The production version of Reflexion looks like this: when the verifier fails, you don’t just retry. You ask the model to write a short post-mortem of why the verifier failed, what specifically went wrong, and what to try differently. That post-mortem goes into context for the next attempt — exactly as the paper described. The win is not that the model judges its own work. The win is that the model uses the verifier’s output to plan a better second attempt.

Aider does this. When tests fail, Aider includes both the failing test output and a model-generated short hypothesis (“the test failed because the function returns a string but the test expects an int; let’s change the return type”). Sweep does the same thing with linter and type errors. The reflection step is bounded, structured, and feeds into a deterministic gate — not a self-referential one.

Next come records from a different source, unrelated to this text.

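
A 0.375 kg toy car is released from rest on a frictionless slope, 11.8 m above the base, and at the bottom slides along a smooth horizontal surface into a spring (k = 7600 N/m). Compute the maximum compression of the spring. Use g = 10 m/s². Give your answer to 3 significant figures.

x = 0.108 m

At max compression the car is momentarily at rest: mgh = ½kx²
x = √(2mgh/k) = √(2 × 0.375 × 10 × 11.8 / 7600) = 0.1079 m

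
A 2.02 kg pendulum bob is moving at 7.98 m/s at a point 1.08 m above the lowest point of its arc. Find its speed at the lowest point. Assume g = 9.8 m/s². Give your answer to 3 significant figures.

Equating total energy at the two states: ½mv₀² + mgh = ½mv²
v² = v₀² + 2gh = (7.98)² + 2(9.8)(1.08) = 84.848
v = √84.848 = 9.211 m/s

v = 9.21 m/s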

Reflexion done right: the reflection step is downstream of a real verifier, not in place of one. The episodic memory holds the hint, but the loop is gated by deterministic code.

What to take away

The pattern that survived contact with production is narrow and almost boring: don’t let the model decide when it’s done. Three concrete practices follow from it.

Build the verifier before the loop. If you don’t have a check that reliably distinguishes a correct output from an incorrect one, you don’t have a self-correcting agent — you have a self-deceiving one. For code, the verifier is the test suite plus the type checker. For structured data, it’s the schema plus business-rule checks. For open prose, it’s probably nothing, and that’s a signal not to add a reflection loop in the first place.
Make every termination condition observable. Step count, no-progress detector, token budget, verifier score with a calibrated threshold. Not “model says done.” If you can’t write the stopping condition as a pure function over the loop’s state, you don’t have a stopping condition.
Use reflection as input to the actor, not as the gate. The self-critique is useful when it feeds the next attempt with a concrete hypothesis (“the test failed because of X, try Y”). It is dangerous when it decides whether the next attempt happens at all.

The hard lesson of the last two years of agent deployment is that “self-correcting” is a property you have to engineer, not a property that emerges from giving the model a critic prompt. The teams who internalised this ship agents that converge. The teams that didn’t ship agents that burn $180 to produce a pull request that doesn’t compile.

Further reading: the Reflexion paper and Self-Refine are the foundational references, and rereading them through a production lens is illuminating — both papers always assumed an external evaluator. Anthropic’s harness design notes are the best modern guide to bounding agent loops. For a concrete worked example, Aider’s scripted self-fix loop is short, readable, and a good template.